While it has yet to be proved whether the scare significantly weakened the current government’s popularity or perceived ability to keep its head in times of trouble, it can be guessed that this latest fiasco has not helped its already ailing stock. The comparisons drawn between the latest mess, under inexperienced Brendan Smith, and the Foot and Mouth epidemic of 2001, which was handled with far greater aplomb by a seasoned Minister for Agriculture, Joe Walsh, have opened up Cowen’s kitchen cabinet of friends and supporters, to even greater criticism, while better-qualified rivals wait on the sidelines. The fallout abroad from the crisis has yet to be fully realised, though there was a foretaste of the reaction with South Africa’s swift move to ban all EU meat and dairy products. The ban has now been lifted on EU beef and dairy but at

time of writing still remains in place on Irish pork. As the chorus of commentators have been unanimous in affirming, good reputations take years to build and bad ones years to overcome; in some cases, a bad reputation never entirely goes away.
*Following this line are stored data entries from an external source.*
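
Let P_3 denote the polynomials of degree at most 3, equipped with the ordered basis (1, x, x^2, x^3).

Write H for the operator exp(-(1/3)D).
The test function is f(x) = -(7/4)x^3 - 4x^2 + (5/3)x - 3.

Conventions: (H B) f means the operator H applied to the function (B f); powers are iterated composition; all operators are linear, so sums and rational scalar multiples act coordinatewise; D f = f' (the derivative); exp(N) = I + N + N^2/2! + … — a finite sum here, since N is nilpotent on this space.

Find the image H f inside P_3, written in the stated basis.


the image equals g(x) = -(7/4)x^3 - (9/4)x^2 + (15/4)x - 425/108

order-1 term: (7/4)x^2 + (8/3)x - 5/9
order-2 term: -(7/12)x - 4/9
order-3 term: 7/108
the series for exp(-(1/3)D) f terminates at order 3
exp(-(1/3)D) f = -(7/4)x^3 - (9/4)x^2 + (15/4)x - 425/108


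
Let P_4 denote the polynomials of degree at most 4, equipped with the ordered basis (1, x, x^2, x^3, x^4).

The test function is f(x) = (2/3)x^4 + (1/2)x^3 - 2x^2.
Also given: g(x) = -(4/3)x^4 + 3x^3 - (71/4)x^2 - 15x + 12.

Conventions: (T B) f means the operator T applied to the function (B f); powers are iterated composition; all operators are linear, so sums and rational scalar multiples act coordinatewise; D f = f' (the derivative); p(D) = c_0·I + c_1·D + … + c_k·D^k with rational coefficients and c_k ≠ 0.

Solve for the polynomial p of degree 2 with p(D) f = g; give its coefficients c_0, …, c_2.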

The consequences of this latest dent to Ireland’s agricultural reputation are not to be underestimated, particularly facing into the year of the big slump, when sterling has taken a 30 percent dip on its standing at the start of the year. Considering that the UK makes up more than 40 percent of Ireland’s food export market, Ireland needs to keep its reputation as clean as possible in the coming year if it is to weather the inhospitable economic tide on the horizon. On the home front and abroad, the pork scandal makes for a thoughtprovoking, if none too positive, augury for Ireland in 2009.